2017 HR Park Factor Comparison

Team	RHB			LHB			Diff, Large to Small
	FG	BP	StatCorner	FG	BP	StatCorner	RHB	LHB
ARI	108	109	120	108	110	106	12	4
ATL	90	91	88	108	108	109	3	1
BAL	110	111	117	122	106	108	7	16
BOS	102	94	101	80	86	77	8	9
CHC	110	104	112	88	115	85	8	30
CHW	110	102	113	116	97	120	11	23
CIN	112	102	105	120	108	120	10	12
CLE	98	94	99	110	106	110	5	4
COL	126	106	115	116	112	113	20	4
DET	100	108	101	104	98	101	8	6
HOU	102	102	105	106	103	108	3	5
KC	84	86	74	86	99	86	12	13
LAA	98	103	105	90	93	94	7	4
LAD	92	97	91	110	106	114	6	8
MIA	80	92	80	78	94	90	12	16
MIL	110	102	107	122	103	127	8	24
MIN	108	108	116	94	104	95	8	10
NYM	96	90	98	98	92	98	8	6
NYY	124	111	124	128	124	141	13	17
OAK	94	102	89	82	100	87	13	18
PHI	132	119	133	116	116	131	14	15
PIT	78	90	62	96	96	94	28	2
SD	90	93	97	92	88	86	7	6
SEA	96	94	98	100	101	108	4	8
SF	76	86	75	64	75	54	11	21
STL	88	90	82	94	98	98	8	4
TB	88	101	96	98	89	97	13	9
TEX	100	103	100	104	105	105	3	1
TOR	104	100	97	108	95	99	7	13
WAS	100	107	111	90	96	87	11	9

The three columns after the team abbreviation are the right-handed home run park factors from each of the three sources, followed by a trio of columns representing the left-handed home run park factors. The last two columns indicate the difference between the highest and lowest park factors for each team by handedness. Those are the focus of today’s discussion.

Ideally, there would be a correct way to calculate park factors and everyone would know it. Every site would be familiar with this correct method and publish the same park factors, just like every site publishes the same numbers of home runs Aaron Judge hit in 2017. But this clearly isn’t the case. This is far from the case.

Check out some of the differences between the highest and lowest factors!

We’ll start with the right-handed batter factors. PNC Park in Pittsburgh is either a standard home run suppressing park (according to BP) or possibly one of the most difficult places to hit a home run in over the entire history of baseball (according to StatCorner). How could the park factors in that one park vary so drastically?!

Coors Field in Colorado is the other park with a gap of at least 20 between top and bottom. That’s biazarre, didn’t we all agree that Coors was one of the game’s great home run parks? Well apparently BP disagrees. FanGraphs’ Coors park factor ranks it second in baseball behind Citizens Bank Park in Philadelphia, while the other two suggest it’s just another strong home run park, but doesn’t stand out.

Moving onto the left-handed home run factors, we find the biggest gap in all the land in Chicago, the North side to be exact. Wrigley Field is either a terrible place for lefties to mash one out of the park, or one of the best places. How could this park be so off? It’s not even like one factor is just over 100 and another is just below. The lowest is at 85 and the highest at 115! Something is wrong here.

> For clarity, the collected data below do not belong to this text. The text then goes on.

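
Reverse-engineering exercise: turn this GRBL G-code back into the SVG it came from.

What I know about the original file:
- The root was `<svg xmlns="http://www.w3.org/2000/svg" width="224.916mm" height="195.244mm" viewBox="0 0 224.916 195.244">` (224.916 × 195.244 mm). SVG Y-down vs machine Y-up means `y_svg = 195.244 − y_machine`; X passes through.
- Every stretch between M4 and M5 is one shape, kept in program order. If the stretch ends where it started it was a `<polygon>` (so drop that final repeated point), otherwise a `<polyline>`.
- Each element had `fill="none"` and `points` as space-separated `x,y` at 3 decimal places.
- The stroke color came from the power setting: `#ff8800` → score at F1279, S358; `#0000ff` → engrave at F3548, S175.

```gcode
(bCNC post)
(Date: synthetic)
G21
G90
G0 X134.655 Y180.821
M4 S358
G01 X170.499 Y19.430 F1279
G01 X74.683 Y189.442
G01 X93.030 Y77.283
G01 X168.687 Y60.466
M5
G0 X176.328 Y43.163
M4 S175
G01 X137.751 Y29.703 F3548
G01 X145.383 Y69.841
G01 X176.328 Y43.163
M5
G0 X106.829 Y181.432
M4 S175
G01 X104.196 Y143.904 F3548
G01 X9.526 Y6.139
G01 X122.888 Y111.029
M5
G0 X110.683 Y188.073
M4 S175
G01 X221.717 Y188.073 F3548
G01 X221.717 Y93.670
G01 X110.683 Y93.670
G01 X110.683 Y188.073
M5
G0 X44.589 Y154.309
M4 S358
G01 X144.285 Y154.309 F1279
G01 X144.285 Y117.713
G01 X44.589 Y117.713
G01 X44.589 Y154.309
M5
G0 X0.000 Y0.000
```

<svg xmlns="http://www.w3.org/2000/svg" width="224.916mm" height="195.244mm" viewBox="0 0 224.916 195.244">
  <polyline points="134.655,14.423 170.499,175.814 74.683,5.802 93.030,117.961 168.687,134.778" fill="none" stroke="#ff8800"/>
  <polygon points="176.328,152.081 137.751,165.541 145.383,125.403" fill="none" stroke="#0000ff"/>
  <polyline points="106.829,13.812 104.196,51.340 9.526,189.105 122.888,84.215" fill="none" stroke="#0000ff"/>
  <polygon points="110.683,7.171 221.717,7.171 221.717,101.574 110.683,101.574" fill="none" stroke="#0000ff"/>
  <polygon points="44.589,40.935 144.285,40.935 144.285,77.531 44.589,77.531" fill="none" stroke="#ff8800"/>
</svg>

Each laser-on run becomes one SVG element. Flip Y back into SVG space with y_svg = 195.244 − y_machine.

Run 1: power S358 maps to stroke `#ff8800` (score). The run is open, so emit a `<polyline>` with points (Y-flipped): 134.655,14.423 170.499,175.814 74.683,5.802 93.030,117.961 168.687,134.778.

Run 2: the run's S175 means `#0000ff` (engrave). The run returns to its start, so emit a `<polygon>` with points (Y-flipped): 176.328,152.081 137.751,165.541 145.383,125.403.

Run 3: power S175 maps to stroke `#0000ff` (engrave). The run is open, so emit a `<polyline>` with points (Y-flipped): 106.829,13.812 104.196,51.340 9.526,189.105 122.888,84.215.

Run 4: S175 ⇒ engrave layer `#0000ff`. The run returns to its start, so emit a `<polygon>` with points (Y-flipped): 110.683,7.171 221.717,7.171 221.717,101.574 110.683,101.574.

Run 5: the run's S358 means `#ff8800` (score). The run returns to its start, so emit a `<polygon>` with points (Y-flipped): 44.589,40.935 144.285,40.935 144.285,77.531 44.589,77.531.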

It must be the Chicago wind, as Guaranteed Rate Field on the South side is another with a gap above 20. Milwaukee also joins that list either as fairly neutral or one of the best home run parks in the league, along with AT&T Park in San Francisco, where the factors can’t agree on exactly how torturous the park is for left-handed home runs.

Another interesting observation about these park factors is the highest and lowest from each source, and the gap between those two marks. Let’s compare:

2017 HR Park Factor High-Low Gap Comparison

	RHB			LHB
	FG	BP	StatCorner	FG	BP	StatCorner
Max	132	119	133	128	124	141
Min	76	86	62	64	75	54
Gap	56	33	71	64	49	87

So for both sides of the plate, Baseball Prospectus’ home run park factors have the narrowest range, StatCorner’s the widest, and FanGraphs is in the middle. I have no idea what this means about each source’s numbers.

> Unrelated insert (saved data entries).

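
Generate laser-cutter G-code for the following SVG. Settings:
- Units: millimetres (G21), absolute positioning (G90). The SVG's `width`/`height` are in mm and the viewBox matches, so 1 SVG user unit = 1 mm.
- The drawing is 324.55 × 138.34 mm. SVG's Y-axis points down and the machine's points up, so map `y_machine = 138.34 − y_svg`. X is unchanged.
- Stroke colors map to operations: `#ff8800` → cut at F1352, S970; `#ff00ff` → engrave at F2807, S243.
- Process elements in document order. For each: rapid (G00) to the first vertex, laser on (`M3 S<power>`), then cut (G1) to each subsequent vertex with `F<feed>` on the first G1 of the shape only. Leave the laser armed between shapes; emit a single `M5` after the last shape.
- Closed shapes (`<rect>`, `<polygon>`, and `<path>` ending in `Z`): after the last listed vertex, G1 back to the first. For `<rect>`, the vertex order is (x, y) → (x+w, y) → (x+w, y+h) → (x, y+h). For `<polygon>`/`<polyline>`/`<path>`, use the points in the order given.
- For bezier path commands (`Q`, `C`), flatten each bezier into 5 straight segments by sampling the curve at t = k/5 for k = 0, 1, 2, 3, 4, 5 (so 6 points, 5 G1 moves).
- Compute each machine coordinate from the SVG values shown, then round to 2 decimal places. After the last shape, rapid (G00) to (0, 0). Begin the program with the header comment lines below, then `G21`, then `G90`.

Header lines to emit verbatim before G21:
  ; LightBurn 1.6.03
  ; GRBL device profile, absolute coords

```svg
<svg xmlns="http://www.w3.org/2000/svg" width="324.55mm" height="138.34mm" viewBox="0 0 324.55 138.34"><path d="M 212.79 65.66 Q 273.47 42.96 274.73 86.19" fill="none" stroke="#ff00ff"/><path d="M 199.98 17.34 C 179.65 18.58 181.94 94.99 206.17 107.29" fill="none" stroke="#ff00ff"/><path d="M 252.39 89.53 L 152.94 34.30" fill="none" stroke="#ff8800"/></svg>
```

; LightBurn 1.6.03
; GRBL device profile, absolute coords
G21
G90
G00 X212.79 Y72.68
M3 S243
G1 X234.69 Y79.12 F2807
G1 X251.83 Y80.29
G1 X264.21 Y76.19
G1 X271.85 Y66.80
G1 X274.73 Y52.15
G00 X199.98 Y121.00
M3 S243
G1 X190.49 Y112.35 F2807
G1 X186.40 Y92.34
G1 X187.67 Y67.67
G1 X194.27 Y45.01
G1 X206.17 Y31.05
G00 X252.39 Y48.81
M3 S970
G1 X152.94 Y104.04 F1352
M5
G00 X0.00 Y0.00

viewBox `0 0 324.55 138.34` with mm width/height → 1 unit = 1 mm. Flip: y_m = 138.34 − y_svg.

**Shape 1** — `<path>` quadratic bezier, stroke `#ff00ff` → engrave (S243, F2807). Control points (SVG): P0=(212.79,65.66), P1=(273.47,42.96), P2=(274.73,86.19); sampled at t=k/5. Machine vertices: (212.79,72.68) → (234.69,79.12) → (251.83,80.29) → (264.21,76.19) → (271.85,66.80) → (274.73,52.15). Open path.

**Shape 2** — `<path>` cubic bezier, stroke `#ff00ff` → engrave (S243, F2807). Control points (SVG): P0=(199.98,17.34), P1=(179.65,18.58), P2=(181.94,94.99), P3=(206.17,107.29); sampled at t=k/5. Machine vertices: (199.98,121.00) → (190.49,112.35) → (186.40,92.34) → (187.67,67.67) → (194.27,45.01) → (206.17,31.05). Open path.

**Shape 3** — `<path>` line segment, stroke `#ff8800` → cut (S970, F1352). Machine vertices: (252.39,48.81) → (152.94,104.04). Open path.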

Between my Pod Projections and my xMetrics like xHR/FB rate which drive my HR/FB forecasts, I use park factors extensively. But if every source calculates different factors (sometimes wildly different) for the same statistic, they become completely useless.

Let’s brainstorm, pick apart the methodology, and come up with the best, most accurate park factors we can use for all our future projecting activities and backwards-looking analysis.